A Lei 15.415, de 2026, estabelece ainda que, caso o prazo não seja cumprido, o benefício será concedido automaticamente.
O salário-maternidade é um benefício previdenciário pago às seguradas do INSS em razão do nascimento do filho, adoção, guarda judicial para fins de adoção ou aborto legal. O auxílio possui papel fundamental para assegurar suporte financeiro às mães durante os primeiros meses de cuidado com o bebê.
Segundo o advogado Ricardo Barcelos Ruas, a nova regra representa um avanço importante para as famílias brasileiras.
“Essa medida é importantíssima, considerando que as mamães precisam de recurso financeiro logo após o parto para despesas com leite, fraldas, medicamentos, vitaminas e outras despesas emergenciais”, destaca.

Advogado – Ricardo Barcelos Ruas
O advogado explica que, antes da nova determinação, não existia uma obrigação clara quanto ao prazo de análise dos pedidos, o que frequentemente gerava demora excessiva e insegurança para as seguradas.
“O que antes não tinha previsão, agora cria uma obrigação ao INSS. Por isso, os pedidos feitos de qualquer jeito serão indeferidos e muitas mamães poderão ficar sem seu salário-maternidade se não seguirem as mais diversas regras que o INSS impõe”, alerta.
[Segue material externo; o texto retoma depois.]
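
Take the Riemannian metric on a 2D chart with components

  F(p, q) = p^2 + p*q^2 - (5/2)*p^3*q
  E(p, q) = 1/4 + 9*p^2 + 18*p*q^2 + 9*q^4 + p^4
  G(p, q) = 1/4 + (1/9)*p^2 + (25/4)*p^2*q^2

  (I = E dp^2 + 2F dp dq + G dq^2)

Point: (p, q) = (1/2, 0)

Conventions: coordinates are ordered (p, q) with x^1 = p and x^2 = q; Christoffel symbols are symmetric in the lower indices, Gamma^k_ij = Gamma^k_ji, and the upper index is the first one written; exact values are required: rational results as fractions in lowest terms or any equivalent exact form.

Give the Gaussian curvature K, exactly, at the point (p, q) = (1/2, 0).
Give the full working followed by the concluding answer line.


E = 41/16, F = 1/4, G = 5/18, EG - F^2 = 187/288 at the point
E_p = 19/2, E_q = 0, F_p = 1, F_q = -5/16, G_p = 1/9, G_q = 0
E_qq = 18, F_pq = -15/8, G_pp = 2/9
K follows from Brioschi's formula, (det M1 - det M2)/(EG - F^2)^2.
M1 = [[-E_qq/2 + F_pq - G_pp/2, E_p/2, F_p - E_q/2], [F_q - G_p/2, E, F], [G_q/2, F, G]] = [[-791/72, 19/4, 1], [-53/144, 41/16, 1/4], [0, 1/4, 5/18]]; det M1 = -46585/6912
M2 = [[0, E_q/2, G_p/2], [E_q/2, E, F], [G_p/2, F, G]] = [[0, 0, 1/18], [0, 41/16, 1/4], [1/18, 1/4, 5/18]]; det M2 = -41/5184
det M1 - det M2 = -139591/20736; K = -139591/20736 / (187/288)^2 = -558364/34969

Answer: K = -558364/34969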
O advogado orienta que as gestantes e mães organizem corretamente a documentação e verifiquem previamente se possuem qualidade de segurada e cumprimento dos requisitos exigidos pela Previdência Social. Em caso de insegurança, busquem auxílio com um profissional da área para não perder o benefício.
Entre os documentos normalmente exigidos estão certidão de nascimento da criança, documentos pessoais e comprovantes de contribuição ou vínculo previdenciário, dependendo da categoria da segurada.
A expectativa é que a nova regra traga mais celeridade, segurança jurídica e dignidade às mães que dependem do benefício em um momento de maior vulnerabilidade e adaptação familiar.